Source: Cancer Hallmark from CGC.
GO Terms for Biological Processes Overrepresented by Genes with Pairwise dN/dS > 1 in the Orca: Bottlenose Dolphin Comparison.
| GO Term | Description | Number of Genes | Fold Enrichment |
|
|---|---|---|---|---|
| GO:0031347 | Regulation of defense response | 36 | 2.70 | 2.91E-2 |
| GO:0050776 | Regulation of immune response | 50 | 2.18 | 1.95E-3 |
| GO:0002694 | Regulation of leukocyte activation | 31 | 2.49 | 1.89E-2 |
| GO:0002275 | Myeloid cell activation involved in immune response | 29 | 2.53 | 2.37E-2 |
| GO:0002699 | Positive regulation of immune effector process | 19 | 4.46 | 1.01-E3 |
| GO:0042108 | Positive regulation of cytokine biosynthetic process | 9 | 6.87 | 2.23E-2 |
After Bonferonni correction for multiple testing.

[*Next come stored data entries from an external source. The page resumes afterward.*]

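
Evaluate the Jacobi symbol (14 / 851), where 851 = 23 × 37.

1

Pull out 2: since 851 ≡ 3 (mod 8), (2/851) = -1.
Reciprocity: 7 ≡ 3 and 851 ≡ 3 (mod 4), so (7/851) = −(851/7).
Reduce top mod 7: now compute (4/7).
Pull out 2^2: since 7 ≡ 7 (mod 8), (2/7) = +1, so (2/7)^2 = +1.
Reached (1/7) = 1. Collecting the sign flips along the way, the symbol is +1.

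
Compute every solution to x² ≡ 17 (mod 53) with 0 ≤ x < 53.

53 ≡ 1 (mod 4), so we find a root by search.
Trying successive values, 21² = 441 ≡ 17 (mod 53). The other root is 53 − 21 = 32.

21, 32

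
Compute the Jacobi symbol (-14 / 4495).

First reduce: -14 ≡ 4481 (mod 4495).
Reciprocity: 4481 ≡ 1 and 4495 ≡ 3 (mod 4), so (4481/4495) = +(4495/4481).
Reduce top mod 4481: now compute (14/4481).
Pull out 2: since 4481 ≡ 1 (mod 8), (2/4481) = +1.
Reciprocity: 7 ≡ 3 and 4481 ≡ 1 (mod 4), so (7/4481) = +(4481/7).
Reduce top mod 7: now compute (1/7).
Reached (1/7) = 1. Collecting the sign flips along the way, the symbol is +1.

1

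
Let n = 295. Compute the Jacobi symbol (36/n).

1

Pull out 2^2: since 295 ≡ 7 (mod 8), (2/295) = +1, so (2/295)^2 = +1.
Reciprocity: 9 ≡ 1 and 295 ≡ 3 (mod 4), so (9/295) = +(295/9).
Reduce top mod 9: now compute (7/9).
Reciprocity: 7 ≡ 3 and 9 ≡ 1 (mod 4), so (7/9) = +(9/7).
Reduce top mod 7: now compute (2/7).
Pull out 2: since 7 ≡ 7 (mod 8), (2/7) = +1.
Reached (1/7) = 1. Collecting the sign flips along the way, the symbol is +1.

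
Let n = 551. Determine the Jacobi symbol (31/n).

Reciprocity: 31 ≡ 3 and 551 ≡ 3 (mod 4), so (31/551) = −(551/31).
Reduce top mod 31: now compute (24/31).
Pull out 2^3: since 31 ≡ 7 (mod 8), (2/31) = +1, so (2/31)^3 = +1.
Reciprocity: 3 ≡ 3 and 31 ≡ 3 (mod 4), so (3/31) = −(31/3).
Reduce top mod 3: now compute (1/3).
Reached (1/3) = 1. Collecting the sign flips along the way, the symbol is +1.

1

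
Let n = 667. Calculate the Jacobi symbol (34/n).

-1

Pull out 2: since 667 ≡ 3 (mod 8), (2/667) = -1.
Reciprocity: 17 ≡ 1 and 667 ≡ 3 (mod 4), so (17/667) = +(667/17).
Reduce top mod 17: now compute (4/17).
Pull out 2^2: since 17 ≡ 1 (mod 8), (2/17) = +1, so (2/17)^2 = +1.
Reached (1/17) = 1. Collecting the sign flips along the way, the symbol is -1.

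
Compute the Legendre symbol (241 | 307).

Reciprocity: 241 ≡ 1 and 307 ≡ 3 (mod 4), so (241/307) = +(307/241).
Reduce top mod 241: now compute (66/241).
Pull out 2: since 241 ≡ 1 (mod 8), (2/241) = +1.
Reciprocity: 33 ≡ 1 and 241 ≡ 1 (mod 4), so (33/241) = +(241/33).
Reduce top mod 33: now compute (10/33).
Pull out 2: since 33 ≡ 1 (mod 8), (2/33) = +1.
Reciprocity: 5 ≡ 1 and 33 ≡ 1 (mod 4), so (5/33) = +(33/5).
Reduce top mod 5: now compute (3/5).
Reciprocity: 3 ≡ 3 and 5 ≡ 1 (mod 4), so (3/5) = +(5/3).
Reduce top mod 3: now compute (2/3).
Pull out 2: since 3 ≡ 3 (mod 8), (2/3) = -1.
Reached (1/3) = 1. Collecting the sign flips along the way, the symbol is -1.

-1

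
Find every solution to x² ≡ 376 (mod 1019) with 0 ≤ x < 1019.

167, 852

Since 1019 ≡ 3 (mod 4), a square root of 376 is 376^((1019+1)/4) = 376^255 mod 1019.
Repeated squaring: 376^2≡754, 376^4≡933, 376^8≡263, 376^16≡896, 376^32≡863, 376^64≡899, 376^128≡134 (mod 1019).
376^255 = 376^(128+64+32+16+8+4+2+1) ≡ 167 (mod 1019).
Check: 167² = 27889 ≡ 376 (mod 1019). The two roots are 167 and 852.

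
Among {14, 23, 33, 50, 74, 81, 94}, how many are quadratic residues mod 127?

4

(14/127) = -1 → non-residue.
(23/127) = -1 → non-residue.
(33/127) = -1 → non-residue.
(50/127) = +1 → QR.
(74/127) = +1 → QR.
(81/127) = +1 → QR.
(94/127) = +1 → QR.
Total quadratic residues among the 7: 4.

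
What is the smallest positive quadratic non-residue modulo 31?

(2/31) = +1, so 2 is a residue.
(3/31) = −1, so 3 is the smallest positive non-residue mod 31.

3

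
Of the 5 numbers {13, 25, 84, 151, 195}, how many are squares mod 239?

(13/239) = -1 → non-residue.
(25/239) = +1 → QR.
(84/239) = -1 → non-residue.
(151/239) = -1 → non-residue.
(195/239) = -1 → non-residue.
Total quadratic residues among the 5: 1.

1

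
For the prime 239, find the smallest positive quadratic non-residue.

(2/239) = +1, so 2 is a residue.
(3/239) = +1, so 3 is a residue.
(4/239) = +1, so 4 is a residue.
(5/239) = +1, so 5 is a residue.
(6/239) = +1, so 6 is a residue.
(7/239) = −1, so 7 is the smallest positive non-residue mod 239.

7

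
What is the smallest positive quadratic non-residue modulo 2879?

(2/2879) = +1, so 2 is a residue.
(3/2879) = +1, so 3 is a residue.
(4/2879) = +1, so 4 is a residue.
(5/2879) = +1, so 5 is a residue.
(6/2879) = +1, so 6 is a residue.
(7/2879) = −1, so 7 is the smallest positive non-residue mod 2879.

7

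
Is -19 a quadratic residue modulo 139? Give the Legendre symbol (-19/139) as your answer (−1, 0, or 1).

1

Euler's criterion: (-19/139) ≡ 120^69 (mod 139).
120^2 ≡ 83 (mod 139)
120^4 ≡ 78 (mod 139)
120^8 ≡ 107 (mod 139)
120^16 ≡ 51 (mod 139)
120^32 ≡ 99 (mod 139)
120^64 ≡ 71 (mod 139)
120^69 = 120^(64+4+1) ≡ 1 (mod 139).
Result is 1, so (-19/139) = 1.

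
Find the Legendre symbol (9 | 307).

Reciprocity: 9 ≡ 1 and 307 ≡ 3 (mod 4), so (9/307) = +(307/9).
Reduce top mod 9: now compute (1/9).
Reached (1/9) = 1. Collecting the sign flips along the way, the symbol is +1.

1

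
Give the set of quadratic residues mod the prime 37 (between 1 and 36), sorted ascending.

Square k = 1,…,18 (k and 37−k give the same square):
1²=1, 2²=4, 3²=9, 4²=16, 5²=25, 6²=36, 7²≡12, 8²≡27, 9²≡7, 10²≡26, 11²≡10, 12²≡33, 13²≡21, 14²≡11, 15²≡3, 16²≡34, 17²≡30, 18²≡28 (mod 37).
So the quadratic residues mod 37 are {1, 3, 4, 7, 9, 10, 11, 12, 16, 21, 25, 26, 27, 28, 30, 33, 34, 36}.

1, 3, 4, 7, 9, 10, 11, 12, 16, 21, 25, 26, 27, 28, 30, 33, 34, 36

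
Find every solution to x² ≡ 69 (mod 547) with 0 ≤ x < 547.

Since 547 ≡ 3 (mod 4), a square root of 69 is 69^((547+1)/4) = 69^137 mod 547.
Repeated squaring: 69^2≡385, 69^4≡535, 69^8≡144, 69^16≡497, 69^32≡312, 69^64≡525, 69^128≡484 (mod 547).
69^137 = 69^(128+8+1) ≡ 347 (mod 547).
Check: 347² = 120409 ≡ 69 (mod 547). The two roots are 200 and 347.

200, 347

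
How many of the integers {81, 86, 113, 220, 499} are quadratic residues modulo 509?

(81/509) = +1 → QR.
(86/509) = -1 → non-residue.
(113/509) = +1 → QR.
(220/509) = +1 → QR.
(499/509) = -1 → non-residue.
Total quadratic residues among the 5: 3.

3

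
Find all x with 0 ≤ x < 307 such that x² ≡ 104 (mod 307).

Since 307 ≡ 3 (mod 4), a square root of 104 is 104^((307+1)/4) = 104^77 mod 307.
Repeated squaring: 104^2≡71, 104^4≡129, 104^8≡63, 104^16≡285, 104^32≡177, 104^64≡15 (mod 307).
104^77 = 104^(64+8+4+1) ≡ 248 (mod 307).
Check: 248² = 61504 ≡ 104 (mod 307). The two roots are 59 and 248.

59, 248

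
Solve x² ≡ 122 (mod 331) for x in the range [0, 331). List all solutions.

Since 331 ≡ 3 (mod 4), a square root of 122 is 122^((331+1)/4) = 122^83 mod 331.
Repeated squaring: 122^2≡320, 122^4≡121, 122^8≡77, 122^16≡302, 122^32≡179, 122^64≡265 (mod 331).
122^83 = 122^(64+16+2+1) ≡ 303 (mod 331).
Check: 303² = 91809 ≡ 122 (mod 331). The two roots are 28 and 303.

28, 303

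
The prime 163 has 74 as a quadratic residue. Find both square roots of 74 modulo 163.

20, 143

Since 163 ≡ 3 (mod 4), a square root of 74 is 74^((163+1)/4) = 74^41 mod 163.
Repeated squaring: 74^2≡97, 74^4≡118, 74^8≡69, 74^16≡34, 74^32≡15 (mod 163).
74^41 = 74^(32+8+1) ≡ 143 (mod 163).
Check: 143² = 20449 ≡ 74 (mod 163). The two roots are 20 and 143.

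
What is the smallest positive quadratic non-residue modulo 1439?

(2/1439) = +1, so 2 is a residue.
(3/1439) = +1, so 3 is a residue.
(4/1439) = +1, so 4 is a residue.
(5/1439) = +1, so 5 is a residue.
(6/1439) = +1, so 6 is a residue.
(7/1439) = −1, so 7 is the smallest positive non-residue mod 1439.

7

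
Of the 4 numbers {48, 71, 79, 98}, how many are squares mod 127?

3

(48/127) = -1 → non-residue.
(71/127) = +1 → QR.
(79/127) = +1 → QR.
(98/127) = +1 → QR.
Total quadratic residues among the 4: 3.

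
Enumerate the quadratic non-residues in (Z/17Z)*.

3, 5, 6, 7, 10, 11, 12, 14

Square k = 1,…,8 (k and 17−k give the same square):
1²=1, 2²=4, 3²=9, 4²=16, 5²≡8, 6²≡2, 7²≡15, 8²≡13 (mod 17).
The residues are {1, 2, 4, 8, 9, 13, 15, 16}; the non-residues are the remaining 8 nonzero classes.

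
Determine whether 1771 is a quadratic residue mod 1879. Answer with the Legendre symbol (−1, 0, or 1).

Reciprocity: 1771 ≡ 3 and 1879 ≡ 3 (mod 4), so (1771/1879) = −(1879/1771).
Reduce top mod 1771: now compute (108/1771).
Pull out 2^2: since 1771 ≡ 3 (mod 8), (2/1771) = -1, so (2/1771)^2 = +1.
Reciprocity: 27 ≡ 3 and 1771 ≡ 3 (mod 4), so (27/1771) = −(1771/27).
Reduce top mod 27: now compute (16/27).
Pull out 2^4: since 27 ≡ 3 (mod 8), (2/27) = -1, so (2/27)^4 = +1.
Reached (1/27) = 1. Collecting the sign flips along the way, the symbol is +1.

1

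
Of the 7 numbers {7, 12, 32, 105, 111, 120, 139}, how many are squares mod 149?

2

(7/149) = +1 → QR.
(12/149) = -1 → non-residue.
(32/149) = -1 → non-residue.
(105/149) = -1 → non-residue.
(111/149) = -1 → non-residue.
(120/149) = +1 → QR.
(139/149) = -1 → non-residue.
Total quadratic residues among the 7: 2.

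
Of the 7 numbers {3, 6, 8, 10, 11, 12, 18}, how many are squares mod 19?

(3/19) = -1 → non-residue.
(6/19) = +1 → QR.
(8/19) = -1 → non-residue.
(10/19) = -1 → non-residue.
(11/19) = +1 → QR.
(12/19) = -1 → non-residue.
(18/19) = -1 → non-residue.
Total quadratic residues among the 7: 2.

2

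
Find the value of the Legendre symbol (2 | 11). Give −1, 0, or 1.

-1

Pull out 2: since 11 ≡ 3 (mod 8), (2/11) = -1.
Reached (1/11) = 1. Collecting the sign flips along the way, the symbol is -1.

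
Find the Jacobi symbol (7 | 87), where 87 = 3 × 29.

Reciprocity: 7 ≡ 3 and 87 ≡ 3 (mod 4), so (7/87) = −(87/7).
Reduce top mod 7: now compute (3/7).
Reciprocity: 3 ≡ 3 and 7 ≡ 3 (mod 4), so (3/7) = −(7/3).
Reduce top mod 3: now compute (1/3).
Reached (1/3) = 1. Collecting the sign flips along the way, the symbol is +1.

1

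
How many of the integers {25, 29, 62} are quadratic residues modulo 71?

2

(25/71) = +1 → QR.
(29/71) = +1 → QR.
(62/71) = -1 → non-residue.
Total quadratic residues among the 3: 2.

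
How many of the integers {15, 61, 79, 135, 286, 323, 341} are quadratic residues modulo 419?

6

(15/419) = +1 → QR.
(61/419) = -1 → non-residue.
(79/419) = +1 → QR.
(135/419) = +1 → QR.
(286/419) = +1 → QR.
(323/419) = +1 → QR.
(341/419) = +1 → QR.
Total quadratic residues among the 7: 6.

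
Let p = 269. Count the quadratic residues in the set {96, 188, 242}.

2

(96/269) = +1 → QR.
(188/269) = +1 → QR.
(242/269) = -1 → non-residue.
Total quadratic residues among the 3: 2.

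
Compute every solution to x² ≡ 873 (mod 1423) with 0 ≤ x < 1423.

416, 1007

Since 1423 ≡ 3 (mod 4), a square root of 873 is 873^((1423+1)/4) = 873^356 mod 1423.
Repeated squaring: 873^2≡824, 873^4≡205, 873^8≡758, 873^16≡1095, 873^32≡859, 873^64≡767, 873^128≡590, 873^256≡888 (mod 1423).
873^356 = 873^(256+64+32+4) ≡ 1007 (mod 1423).
Check: 1007² = 1014049 ≡ 873 (mod 1423). The two roots are 416 and 1007.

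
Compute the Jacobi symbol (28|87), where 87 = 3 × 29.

1

Pull out 2^2: since 87 ≡ 7 (mod 8), (2/87) = +1, so (2/87)^2 = +1.
Reciprocity: 7 ≡ 3 and 87 ≡ 3 (mod 4), so (7/87) = −(87/7).
Reduce top mod 7: now compute (3/7).
Reciprocity: 3 ≡ 3 and 7 ≡ 3 (mod 4), so (3/7) = −(7/3).
Reduce top mod 3: now compute (1/3).
Reached (1/3) = 1. Collecting the sign flips along the way, the symbol is +1.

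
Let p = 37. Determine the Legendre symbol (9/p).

Reciprocity: 9 ≡ 1 and 37 ≡ 1 (mod 4), so (9/37) = +(37/9).
Reduce top mod 9: now compute (1/9).
Reached (1/9) = 1. Collecting the sign flips along the way, the symbol is +1.

1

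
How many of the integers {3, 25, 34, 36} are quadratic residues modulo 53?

2

(3/53) = -1 → non-residue.
(25/53) = +1 → QR.
(34/53) = -1 → non-residue.
(36/53) = +1 → QR.
Total quadratic residues among the 4: 2.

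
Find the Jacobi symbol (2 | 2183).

Pull out 2: since 2183 ≡ 7 (mod 8), (2/2183) = +1.
Reached (1/2183) = 1. Collecting the sign flips along the way, the symbol is +1.

1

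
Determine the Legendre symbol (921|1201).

Reciprocity: 921 ≡ 1 and 1201 ≡ 1 (mod 4), so (921/1201) = +(1201/921).
Reduce top mod 921: now compute (280/921).
Pull out 2^3: since 921 ≡ 1 (mod 8), (2/921) = +1, so (2/921)^3 = +1.
Reciprocity: 35 ≡ 3 and 921 ≡ 1 (mod 4), so (35/921) = +(921/35).
Reduce top mod 35: now compute (11/35).
Reciprocity: 11 ≡ 3 and 35 ≡ 3 (mod 4), so (11/35) = −(35/11).
Reduce top mod 11: now compute (2/11).
Pull out 2: since 11 ≡ 3 (mod 8), (2/11) = -1.
Reached (1/11) = 1. Collecting the sign flips along the way, the symbol is +1.

1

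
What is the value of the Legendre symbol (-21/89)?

1

Euler's criterion: (-21/89) ≡ 68^44 (mod 89).
68^2 ≡ 85 (mod 89)
68^4 ≡ 16 (mod 89)
68^8 ≡ 78 (mod 89)
68^16 ≡ 32 (mod 89)
68^32 ≡ 45 (mod 89)
68^44 = 68^(32+8+4) ≡ 1 (mod 89).
Result is 1, so (-21/89) = 1.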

. 4.Positively selected genes during cetacean evolution. (A) Species tree relationships of six modern cetaceans with complete genome assemblies, estimated from 152 single-copy orthologs. Branch lengths are given in coalescent units. Outgroup taxa are not shown. The complete species tree of 28 mammals is shown in supplementary figure 4, Supplementary Material online. Boxes with numbers indicate the number of positively selected genes passing filters and a Bonferroni correction detected on each branch. (B) TreeMap from REVIGO for GO biological processes terms represented by genes evolving under positive selection across all cetaceans. Rectangle size reflects semantic uniqueness of GO term, which measures the degree to which the term is an outlier when compared semantically to the whole list of GO terms. (C) Cancer gene names and functions from COSMIC found to be evolving under positive selection in the cetacean branch-site models. Superscripts for gene names indicate as follows: T, tumor suppressor gene; O, oncogene; F, fusion gene. Asterisks indicate P-value following FDR correction for multiple testing: **P < 0.01, ***P < 0.001, ****P < 0.0001.